Не менее романтическими и загадочными были сюжеты произведений Томаса Мура. Восточная повесть «Лалла Рук» (Lalla Rookh. An oriental Romance), написанная Т. Муром в 1817 году, принесла автору общеевропейскую славу. Современники ставили повесть в один ряд с экзотическими поэмами Байрона, а самого Мура причислили к живым классикам.
Произведение состоит из прозаического текста и вставленных в него четырёх стихотворных поэм. По сюжету бухарский хан Абдалла сватает в жёны своему сыну Алирису «тюльпанощёкую» Лаллу Рук, дочь могольского правителя Индии Ауренгзета. Жених и невеста по уговору родителей должны встретиться и познакомиться друг с другом в Кашмире, и только после этого сыграть свадьбу. В прозаической части повести как раз и рассказывается об этом путешествии. Невесту сопровождает обширная бухарская свита, а вместе с ней находится молодой поэт Фераморс (под личиной которого скрывается её жених). Он пользуется продолжительной поездкой, чтобы развлечь принцессу и добиться её любви. Повесть состояла из четырёх поэм: «Покровенный пророк Хорассана», «Рай и пери», «Огнепоклонники» – из истории гербов древней Персии и их борьбы против мусульманских завоевателей, а четвёртая, последняя, поэма «Свет гарема» давала заключительную тему – праздник роз в Кашмире.

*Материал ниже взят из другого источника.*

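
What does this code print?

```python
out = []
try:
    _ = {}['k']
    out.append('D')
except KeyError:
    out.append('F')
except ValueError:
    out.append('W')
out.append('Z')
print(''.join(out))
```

Execution trace: 'F' (except KeyError) → 'Z' (after the try/except). Output: FZ

Answer: FZ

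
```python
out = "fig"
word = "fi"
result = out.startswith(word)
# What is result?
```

Trace:
`out = "fig"` → out = 'fig'
`word = "fi"` → word = 'fi'
`result = out.startswith(word)` → result = True
So result = True

Answer: True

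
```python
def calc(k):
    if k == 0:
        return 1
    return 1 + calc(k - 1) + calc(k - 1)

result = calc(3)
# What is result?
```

calc(k) = 1 + 2·calc(k-1), calc(0)=1. Closed form: (1+1)·2^3 - 1 = 15.

Answer: 15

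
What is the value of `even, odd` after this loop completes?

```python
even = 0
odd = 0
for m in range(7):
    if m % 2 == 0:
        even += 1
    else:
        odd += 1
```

Count evens and odds in range(7)
`even, odd` takes the values: (0, 0) → (1, 0) → (1, 1) → (2, 1) → (2, 2) → (3, 2) → (3, 3) → (4, 3)

Answer: 4, 3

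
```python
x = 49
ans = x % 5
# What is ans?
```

Trace:
`x = 49` → x = 49
`ans = x % 5` → ans = 4
So ans = 4

Answer: 4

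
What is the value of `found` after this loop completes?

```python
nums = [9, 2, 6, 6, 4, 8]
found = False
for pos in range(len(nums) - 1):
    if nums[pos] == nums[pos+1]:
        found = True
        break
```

Check consecutive duplicates in [9, 2, 6, 6, 4, 8]
`found` takes the values: False → True

Answer: True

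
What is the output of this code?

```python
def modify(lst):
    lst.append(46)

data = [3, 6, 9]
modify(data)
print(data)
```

Key concept: function modifies passed list.
Step by step:
`data = [3, 6, 9]` → data = [3, 6, 9]
`modify(data)` → data = [3, 6, 9, 46]
`print(data)` → prints [3, 6, 9, 46]

Answer: [3, 6, 9, 46]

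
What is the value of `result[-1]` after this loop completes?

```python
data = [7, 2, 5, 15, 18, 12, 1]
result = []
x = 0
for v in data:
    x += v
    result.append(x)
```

Cumulative sum ends at 60
`result` takes the values: [] → [7] → [7, 9] → [7, 9, 14] → [7, 9, 14, 29] → [7, 9, 14, 29, 47] → [7, 9, 14, 29, 47, 59] → [7, 9, 14, 29, 47, 59, 60]
So `result[-1]` = 60

Answer: 60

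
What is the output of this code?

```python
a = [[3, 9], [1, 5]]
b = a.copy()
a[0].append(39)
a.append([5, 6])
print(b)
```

Key concept: shallow copy with nested lists.
Step by step:
`a = [[3, 9], [1, 5]]` → a = [[3, 9], [1, 5]]
`b = a.copy()` → b = [[3, 9], [1, 5]]
`a[0].append(39)` → a = [[3, 9, 39], [1, 5]]; b = [[3, 9, 39], [1, 5]]
`a.append([5, 6])` → a = [[3, 9, 39], [1, 5], [5, 6]]
`print(b)` → prints [[3, 9, 39], [1, 5]]

Answer: [[3, 9, 39], [1, 5]]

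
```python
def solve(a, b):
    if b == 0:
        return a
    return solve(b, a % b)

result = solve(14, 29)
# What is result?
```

solve(14, 29) -> solve(29, 14) -> solve(14, 1) -> solve(1, 0) -> 1

Answer: 1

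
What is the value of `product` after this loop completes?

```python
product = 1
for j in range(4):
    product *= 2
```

2^4 = 16
`product` takes the values: 1 → 2 → 4 → 8 → 16

Answer: 16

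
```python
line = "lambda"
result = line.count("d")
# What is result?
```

Trace:
`line = "lambda"` → line = 'lambda'
`result = line.count("d")` → result = 1
So result = 1

Answer: 1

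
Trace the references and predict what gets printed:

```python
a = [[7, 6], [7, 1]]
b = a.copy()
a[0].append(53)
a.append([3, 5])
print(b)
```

Key concept: shallow copy with nested lists.
Step by step:
`a = [[7, 6], [7, 1]]` → a = [[7, 6], [7, 1]]
`b = a.copy()` → b = [[7, 6], [7, 1]]
`a[0].append(53)` → a = [[7, 6, 53], [7, 1]]; b = [[7, 6, 53], [7, 1]]
`a.append([3, 5])` → a = [[7, 6, 53], [7, 1], [3, 5]]
`print(b)` → prints [[7, 6, 53], [7, 1]]

Answer: [[7, 6, 53], [7, 1]]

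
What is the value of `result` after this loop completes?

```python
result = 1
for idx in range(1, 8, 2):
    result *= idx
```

Product of 1, 3, 5, ... up to 7
`result` takes the values: 1 → 3 → 15 → 105

Answer: 105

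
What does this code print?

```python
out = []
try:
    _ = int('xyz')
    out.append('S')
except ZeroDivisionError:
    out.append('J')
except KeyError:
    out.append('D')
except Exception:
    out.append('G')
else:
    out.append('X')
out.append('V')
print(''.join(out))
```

Execution trace: 'G' (except Exception) → 'V' (after the try/except). Output: GV

Answer: GV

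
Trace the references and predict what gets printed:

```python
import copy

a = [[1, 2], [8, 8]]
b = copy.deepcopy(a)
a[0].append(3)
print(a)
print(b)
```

Key concept: deep copy is fully independent.
Step by step:
`a = [[1, 2], [8, 8]]` → a = [[1, 2], [8, 8]]
`b = copy.deepcopy(a)` → b = [[1, 2], [8, 8]]
`a[0].append(3)` → a = [[1, 2, 3], [8, 8]]
`print(a)` → prints [[1, 2, 3], [8, 8]]
`print(b)` → prints [[1, 2], [8, 8]]

Answer:
[[1, 2, 3], [8, 8]]
[[1, 2], [8, 8]]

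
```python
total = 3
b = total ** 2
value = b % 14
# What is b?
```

Trace:
`total = 3` → total = 3
`b = total ** 2` → b = 9
`value = b % 14` → value = 9
So b = 9

Answer: 9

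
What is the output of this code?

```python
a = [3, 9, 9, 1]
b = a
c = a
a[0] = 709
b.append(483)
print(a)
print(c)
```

Key concept: multiple aliases.
Step by step:
`a = [3, 9, 9, 1]` → a = [3, 9, 9, 1]
`b = a` → b = [3, 9, 9, 1] (same object as a)
`c = a` → c = [3, 9, 9, 1] (same object as a, b)
`a[0] = 709` → a = [709, 9, 9, 1] (same object as b, c); b = [709, 9, 9, 1] (same object as a, c); c = [709, 9, 9, 1] (same object as a, b)
`b.append(483)` → a = [709, 9, 9, 1, 483] (same object as b, c); b = [709, 9, 9, 1, 483] (same object as a, c); c = [709, 9, 9, 1, 483] (same object as a, b)
`print(a)` → prints [709, 9, 9, 1, 483]
`print(c)` → prints [709, 9, 9, 1, 483]

Answer:
[709, 9, 9, 1, 483]
[709, 9, 9, 1, 483]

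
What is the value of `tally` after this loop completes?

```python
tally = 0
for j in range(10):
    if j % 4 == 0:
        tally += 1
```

Count numbers divisible by 4 in range(10)
`tally` takes the values: 0 → 1 → 2 → 3

Answer: 3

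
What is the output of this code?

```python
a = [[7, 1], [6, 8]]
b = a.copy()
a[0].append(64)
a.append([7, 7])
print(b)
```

Key concept: shallow copy with nested lists.
Step by step:
`a = [[7, 1], [6, 8]]` → a = [[7, 1], [6, 8]]
`b = a.copy()` → b = [[7, 1], [6, 8]]
`a[0].append(64)` → a = [[7, 1, 64], [6, 8]]; b = [[7, 1, 64], [6, 8]]
`a.append([7, 7])` → a = [[7, 1, 64], [6, 8], [7, 7]]
`print(b)` → prints [[7, 1, 64], [6, 8]]

Answer: [[7, 1, 64], [6, 8]]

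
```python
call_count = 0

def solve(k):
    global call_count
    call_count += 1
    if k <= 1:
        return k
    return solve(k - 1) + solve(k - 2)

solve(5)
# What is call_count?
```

Calls(k) = 1 + Calls(k-1) + Calls(k-2); Calls(0)=Calls(1)=1. For k=5 this gives 15.

Answer: 15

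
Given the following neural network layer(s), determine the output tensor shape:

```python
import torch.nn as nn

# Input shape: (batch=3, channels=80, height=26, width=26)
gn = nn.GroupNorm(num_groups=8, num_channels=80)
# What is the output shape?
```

Input: (3, 80, 26, 26) -> Output: (3, 80, 26, 26)

Answer: (3, 80, 26, 26)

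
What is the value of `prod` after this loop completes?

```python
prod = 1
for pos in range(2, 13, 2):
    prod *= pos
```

Product of even numbers 2 to 12
`prod` takes the values: 1 → 2 → 8 → 48 → 384 → 3840 → 46080

Answer: 46080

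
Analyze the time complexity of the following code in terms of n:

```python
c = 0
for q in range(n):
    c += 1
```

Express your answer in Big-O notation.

Each loop level contributes: n. Multiplying the contributions gives O(n).

Answer: O(n)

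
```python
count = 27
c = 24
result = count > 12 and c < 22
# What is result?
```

Trace:
`count = 27` → count = 27
`c = 24` → c = 24
`result = count > 12 and c < 22` → result = False
So result = False

Answer: False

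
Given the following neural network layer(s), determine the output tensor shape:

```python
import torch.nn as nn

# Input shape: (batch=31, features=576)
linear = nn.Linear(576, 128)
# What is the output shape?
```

Input: (31, 576) -> Output: (31, 128)

Answer: (31, 128)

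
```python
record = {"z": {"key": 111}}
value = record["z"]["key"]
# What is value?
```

Trace:
`record = {"z": {"key": 111}}` → record = {'z': {'key': 111}}
`value = record["z"]["key"]` → value = 111
So value = 111

Answer: 111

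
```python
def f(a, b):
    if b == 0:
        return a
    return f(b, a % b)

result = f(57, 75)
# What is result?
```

f(57, 75) -> f(75, 57) -> f(57, 18) -> f(18, 3) -> f(3, 0) -> 3

Answer: 3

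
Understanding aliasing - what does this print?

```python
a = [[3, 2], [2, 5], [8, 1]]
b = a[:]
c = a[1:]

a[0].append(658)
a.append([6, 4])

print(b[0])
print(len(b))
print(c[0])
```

Key concept: slice with nested mutation.
Step by step:
`a = [[3, 2], [2, 5], [8, 1]]` → a = [[3, 2], [2, 5], [8, 1]]
`b = a[:]` → b = [[3, 2], [2, 5], [8, 1]]
`c = a[1:]` → c = [[2, 5], [8, 1]]
`a[0].append(658)` → a = [[3, 2, 658], [2, 5], [8, 1]]; b = [[3, 2, 658], [2, 5], [8, 1]]
`a.append([6, 4])` → a = [[3, 2, 658], [2, 5], [8, 1], [6, 4]]
`print(b[0])` → prints [3, 2, 658]
`print(len(b))` → prints 3
`print(c[0])` → prints [2, 5]

Answer:
[3, 2, 658]
3
[2, 5]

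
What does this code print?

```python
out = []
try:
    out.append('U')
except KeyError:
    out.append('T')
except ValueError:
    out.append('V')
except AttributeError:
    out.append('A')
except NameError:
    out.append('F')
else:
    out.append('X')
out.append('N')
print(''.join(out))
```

Execution trace: 'U' (try body, no exception) → 'X' (else) → 'N' (after the try/except). Output: UXN

Answer: UXN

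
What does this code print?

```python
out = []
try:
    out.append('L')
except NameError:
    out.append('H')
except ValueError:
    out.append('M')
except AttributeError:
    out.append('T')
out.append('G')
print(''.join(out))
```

Execution trace: 'L' (try body, no exception) → 'G' (after the try/except). Output: LG

Answer: LG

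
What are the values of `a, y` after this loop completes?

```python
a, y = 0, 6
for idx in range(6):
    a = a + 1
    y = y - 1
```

a goes 0→6, y goes 6→0
`a, y` takes the values: (0, 6) → (1, 6) → (1, 5) → (2, 5) → (2, 4) → (3, 4) → (3, 3) → (4, 3) → (4, 2) → (5, 2) → (5, 1) → (6, 1) → (6, 0)

Answer: 6, 0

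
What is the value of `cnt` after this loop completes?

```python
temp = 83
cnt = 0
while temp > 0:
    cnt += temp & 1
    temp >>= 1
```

Count set bits in 83 (binary: 0b1010011)
`cnt` takes the values: 0 → 1 → 2 → 3 → 4

Answer: 4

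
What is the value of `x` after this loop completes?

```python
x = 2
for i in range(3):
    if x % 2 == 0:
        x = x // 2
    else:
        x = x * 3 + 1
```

Collatz-style transformation from 2
`x` takes the values: 2 → 1 → 4 → 2

Answer: 2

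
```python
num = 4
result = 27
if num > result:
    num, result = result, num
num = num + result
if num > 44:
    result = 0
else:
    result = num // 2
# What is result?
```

Trace:
`num = 4` → num = 4
`result = 27` → result = 27
`if num > result: ...` → num > result is False → no variable changes
`num = num + result` → num = 31
`if num > 44: ...` → num > 44 is False, take else branch → result = 15
So result = 15

Answer: 15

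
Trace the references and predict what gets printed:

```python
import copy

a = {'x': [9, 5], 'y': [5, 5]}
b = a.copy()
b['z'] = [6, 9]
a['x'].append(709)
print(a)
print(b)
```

Key concept: shallow copy of dict with mutable values.
Step by step:
`a = {'x': [9, 5], 'y': [5, 5]}` → a = {'x': [9, 5], 'y': [5, 5]}
`b = a.copy()` → b = {'x': [9, 5], 'y': [5, 5]}
`b['z'] = [6, 9]` → b = {'x': [9, 5], 'y': [5, 5], 'z': [6, 9]}
`a['x'].append(709)` → a = {'x': [9, 5, 709], 'y': [5, 5]}; b = {'x': [9, 5, 709], 'y': [5, 5], 'z': [6, 9]}
`print(a)` → prints {'x': [9, 5, 709], 'y': [5, 5]}
`print(b)` → prints {'x': [9, 5, 709], 'y': [5, 5], 'z': [6, 9]}

Answer:
{'x': [9, 5, 709], 'y': [5, 5]}
{'x': [9, 5, 709], 'y': [5, 5], 'z': [6, 9]}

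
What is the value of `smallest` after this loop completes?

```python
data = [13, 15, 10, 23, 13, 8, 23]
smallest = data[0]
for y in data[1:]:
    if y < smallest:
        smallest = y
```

Minimum of [13, 15, 10, 23, 13, 8, 23]
`smallest` takes the values: 13 → 10 → 8

Answer: 8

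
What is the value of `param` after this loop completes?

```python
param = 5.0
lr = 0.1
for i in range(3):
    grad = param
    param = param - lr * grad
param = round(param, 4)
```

Gradient descent: w = 5.0 * (1 - 0.1)^3
`param` takes the values: 5.0 → 4.5 → 4.05 → 3.645

Answer: 3.645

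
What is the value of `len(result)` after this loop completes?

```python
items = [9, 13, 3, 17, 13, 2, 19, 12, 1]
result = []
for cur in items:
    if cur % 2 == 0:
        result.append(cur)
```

Count even numbers in [9, 13, 3, 17, 13, 2, 19, 12, 1]
`result` takes the values: [] → [2] → [2, 12]
So `len(result)` = 2

Answer: 2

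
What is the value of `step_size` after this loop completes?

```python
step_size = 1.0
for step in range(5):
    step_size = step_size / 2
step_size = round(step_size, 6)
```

Halving LR 5 times: 1 / 2^5
`step_size` takes the values: 1.0 → 0.5 → 0.25 → 0.125 → 0.0625 → 0.03125

Answer: 0.03125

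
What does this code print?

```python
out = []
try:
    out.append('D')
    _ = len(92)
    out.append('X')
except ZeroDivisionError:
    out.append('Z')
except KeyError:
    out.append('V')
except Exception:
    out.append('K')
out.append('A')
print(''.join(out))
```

Execution trace: 'D' (try body) → 'K' (except Exception) → 'A' (after the try/except). Output: DKA

Answer: DKA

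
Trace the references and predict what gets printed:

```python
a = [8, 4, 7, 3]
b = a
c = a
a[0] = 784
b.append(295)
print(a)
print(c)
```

Key concept: multiple aliases.
Step by step:
`a = [8, 4, 7, 3]` → a = [8, 4, 7, 3]
`b = a` → b = [8, 4, 7, 3] (same object as a)
`c = a` → c = [8, 4, 7, 3] (same object as a, b)
`a[0] = 784` → a = [784, 4, 7, 3] (same object as b, c); b = [784, 4, 7, 3] (same object as a, c); c = [784, 4, 7, 3] (same object as a, b)
`b.append(295)` → a = [784, 4, 7, 3, 295] (same object as b, c); b = [784, 4, 7, 3, 295] (same object as a, c); c = [784, 4, 7, 3, 295] (same object as a, b)
`print(a)` → prints [784, 4, 7, 3, 295]
`print(c)` → prints [784, 4, 7, 3, 295]

Answer:
[784, 4, 7, 3, 295]
[784, 4, 7, 3, 295]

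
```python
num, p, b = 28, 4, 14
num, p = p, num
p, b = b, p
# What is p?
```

Trace:
`num, p, b = 28, 4, 14` → num = 28; p = 4; b = 14
`num, p = p, num` → num = 4; p = 28
`p, b = b, p` → p = 14; b = 28
So p = 14

Answer: 14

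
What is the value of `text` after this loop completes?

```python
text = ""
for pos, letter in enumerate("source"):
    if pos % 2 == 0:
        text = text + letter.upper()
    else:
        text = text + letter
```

Uppercase even positions in 'source'
`text` takes the values: "" → "S" → "So" → "SoU" → "SoUr" → "SoUrC" → "SoUrCe"

Answer: "SoUrCe"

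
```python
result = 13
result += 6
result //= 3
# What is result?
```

Trace:
`result = 13` → result = 13
`result += 6` → result = 19
`result //= 3` → result = 6
So result = 6

Answer: 6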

В 1821 году вторая вставная поэма из «Лаллы Рук» в переводе В. Жуковского под заглавием «Пери и Ангел» (у Мура – «Рай и Пери») в первый раз была напечатана в журнале «Сын Отечества» без упоминания имени Мура. Впоследствии многие авторы обращались к теме «Лаллы Рук», но Жуковский был одним из первых. Следует сказать, что Василий Андреевич при переводе настолько изменил контекст поэмы, что от неё остался только восточный колорит. Психологизм оригинального текста был им снят, поскольку нет и намёка на идею искупления. Читатель его перевода так и оставался в неведении, что Пери изгнана из рая за любовь к смертному, к земному человеку. В представлении Жуковского Пери была не столько крылатым существом древнеиранской мифологии, сколько своего рода христианским ангелом женского рода.